I think only true friends could come up with such an idea.
I called her up one rainy morning and said, “Here’s the first one. Are you ready?” She was.
Here it is, I said.
Then the pig said, I’m not that kind of a pig.
You may or may not find this funny. But we did. There were a hundred unspoken scenarios surrounding that line.
I told Deborah about Kurt Vonnegut Jr. who opined he couldn’t remember the body of a joke that ended: “Hold onto your hat, we could end up miles from here!”
Skipping the tedium of the joke in favor of the punch line was, we decided, one definition of friendship. It was a bit like not telling someone your long, inchoate, Parcheesi board dream first thing in the morning, a dream only you can be interested in.
The other kindness inherent to this game is when you lay a stinker down your friend can get over it quickly:
To be frank, I’d have to change my name.
It was a dark season and the punch lines were a way to laugh fast and move on.
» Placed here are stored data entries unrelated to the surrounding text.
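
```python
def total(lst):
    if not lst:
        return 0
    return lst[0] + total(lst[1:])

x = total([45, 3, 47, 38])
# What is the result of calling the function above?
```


total([45, 3, 47, 38])
= 45 + total([3, 47, 38])
= 45 + 3 + total([47, 38])
= 45 + 3 + 47 + total([38])
= 45 + 3 + 47 + 38 + total([])
= 45 + 3 + 47 + 38 + 0
= 133


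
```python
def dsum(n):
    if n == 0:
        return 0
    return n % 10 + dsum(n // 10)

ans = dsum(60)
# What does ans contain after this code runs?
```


dsum(60)
= 0 + dsum(6)
= 0 + 6 + dsum(0)
= 0 + 6 + 0
= 6


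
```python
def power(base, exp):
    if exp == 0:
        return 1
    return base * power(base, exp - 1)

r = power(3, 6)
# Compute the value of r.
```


power(3, 6)
= 3 * power(3, 5)
= 3 * 3 * power(3, 4)
= 3 * 3 * 3 * power(3, 3)
= 3 * 3 * 3 * 3 * power(3, 2)
= 3 * 3 * 3 * 3 * 3 * power(3, 1)
= 3 * 3 * 3 * 3 * 3 * 3 * power(3, 0)
= 3 * 3 * 3 * 3 * 3 * 3 * 1
= 729


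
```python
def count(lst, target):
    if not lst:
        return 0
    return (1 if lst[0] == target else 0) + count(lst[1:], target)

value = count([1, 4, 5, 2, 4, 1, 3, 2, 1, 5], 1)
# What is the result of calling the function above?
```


count([1, 4, 5, 2, 4, 1, 3, 2, 1, 5], 1)
lst[0]=1 == 1: 1 + count([4, 5, 2, 4, 1, 3, 2, 1, 5], 1)
lst[0]=4 != 1: 0 + count([5, 2, 4, 1, 3, 2, 1, 5], 1)
lst[0]=5 != 1: 0 + count([2, 4, 1, 3, 2, 1, 5], 1)
lst[0]=2 != 1: 0 + count([4, 1, 3, 2, 1, 5], 1)
lst[0]=4 != 1: 0 + count([1, 3, 2, 1, 5], 1)
lst[0]=1 == 1: 1 + count([3, 2, 1, 5], 1)
lst[0]=3 != 1: 0 + count([2, 1, 5], 1)
lst[0]=2 != 1: 0 + count([1, 5], 1)
lst[0]=1 == 1: 1 + count([5], 1)
lst[0]=5 != 1: 0 + count([], 1)
= 3


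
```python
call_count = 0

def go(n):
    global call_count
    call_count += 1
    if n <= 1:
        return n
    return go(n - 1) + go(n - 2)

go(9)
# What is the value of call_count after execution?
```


go(9) calls go(8) and go(7); each non-base call branches into two more.
Let C(k) = total number of calls made by go(k), including the call to go(k) itself.
Base cases: C(0) = 1, C(1) = 1
Recurrence: C(k) = 1 + C(k-1) + C(k-2)
  C(2) = 1 + C(1) + C(0) = 1 + 1 + 1 = 3
  C(3) = 1 + C(2) + C(1) = 1 + 3 + 1 = 5
  C(4) = 1 + C(3) + C(2) = 1 + 5 + 3 = 9
  C(5) = 1 + C(4) + C(3) = 1 + 9 + 5 = 15
  C(6) = 1 + C(5) + C(4) = 1 + 15 + 9 = 25
  C(7) = 1 + C(6) + C(5) = 1 + 25 + 15 = 41
  C(8) = 1 + C(7) + C(6) = 1 + 41 + 25 = 67
  C(9) = 1 + C(8) + C(7) = 1 + 67 + 41 = 109
Total calls = C(9) = 109


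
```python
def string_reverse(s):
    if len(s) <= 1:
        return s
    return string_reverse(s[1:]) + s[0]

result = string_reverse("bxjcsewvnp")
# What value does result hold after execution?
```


string_reverse("bxjcsewvnp")
= string_reverse("xjcsewvnp") + "b"
= string_reverse("jcsewvnp") + "x" + "b"
= string_reverse("csewvnp") + "j" + "x" + "b"
= string_reverse("sewvnp") + "c" + "j" + "x" + "b"
= string_reverse("ewvnp") + "s" + "c" + "j" + "x" + "b"
= string_reverse("wvnp") + "e" + "s" + "c" + "j" + "x" + "b"
= string_reverse("vnp") + "w" + "e" + "s" + "c" + "j" + "x" + "b"
= string_reverse("np") + "v" + "w" + "e" + "s" + "c" + "j" + "x" + "b"
= string_reverse("p") + "n" + "v" + "w" + "e" + "s" + "c" + "j" + "x" + "b"
= "p" + "n" + "v" + "w" + "e" + "s" + "c" + "j" + "x" + "b"
= "pnvwescjxb"


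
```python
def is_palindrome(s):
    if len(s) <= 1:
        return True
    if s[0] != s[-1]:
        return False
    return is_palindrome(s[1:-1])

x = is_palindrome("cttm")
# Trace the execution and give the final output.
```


is_palindrome("cttm")
"cttm": s[0]='c' != s[-1]='m' -> False
= False


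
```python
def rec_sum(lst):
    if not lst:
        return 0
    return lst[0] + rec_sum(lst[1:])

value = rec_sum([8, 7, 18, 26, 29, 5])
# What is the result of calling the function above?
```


rec_sum([8, 7, 18, 26, 29, 5])
= 8 + rec_sum([7, 18, 26, 29, 5])
= 8 + 7 + rec_sum([18, 26, 29, 5])
= 8 + 7 + 18 + rec_sum([26, 29, 5])
= 8 + 7 + 18 + 26 + rec_sum([29, 5])
= 8 + 7 + 18 + 26 + 29 + rec_sum([5])
= 8 + 7 + 18 + 26 + 29 + 5 + rec_sum([])
= 8 + 7 + 18 + 26 + 29 + 5 + 0
= 93


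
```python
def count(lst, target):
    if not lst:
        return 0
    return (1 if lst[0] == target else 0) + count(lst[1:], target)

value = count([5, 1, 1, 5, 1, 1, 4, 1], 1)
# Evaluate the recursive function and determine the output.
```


count([5, 1, 1, 5, 1, 1, 4, 1], 1)
lst[0]=5 != 1: 0 + count([1, 1, 5, 1, 1, 4, 1], 1)
lst[0]=1 == 1: 1 + count([1, 5, 1, 1, 4, 1], 1)
lst[0]=1 == 1: 1 + count([5, 1, 1, 4, 1], 1)
lst[0]=5 != 1: 0 + count([1, 1, 4, 1], 1)
lst[0]=1 == 1: 1 + count([1, 4, 1], 1)
lst[0]=1 == 1: 1 + count([4, 1], 1)
lst[0]=4 != 1: 0 + count([1], 1)
lst[0]=1 == 1: 1 + count([], 1)
= 5


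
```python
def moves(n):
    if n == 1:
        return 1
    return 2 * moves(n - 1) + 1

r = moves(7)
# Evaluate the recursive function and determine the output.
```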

So the Tooth Fairy said: Twenty Bucks, same as in town.
Friendship isn’t always about agreement, debate, long narrations about what’s happening in our daily lives. It can be about lightening each other’s load with nothing more than a game.
Some years ago I heard the great Argentine poet Jorge Luis Borges give the keynote address at a conference devoted to Vladimir Nabokov. The event was held at Cornell University where the great Russian novelist taught for a decade. Several academic speakers gave their presentations on modernism, the Russian classics, Nabokov as cultural chameleon, and then Borges, blind, walked out on stage and talked for precisely 7 minutes.
“Games,” he said, “we need more games. Play cards by our own rules.”
When he was done there was silence. Then someone asked, “What about Nabokov?”
“Who’s he?” Borges said.
That, I thought, was a testimonial of true friendship.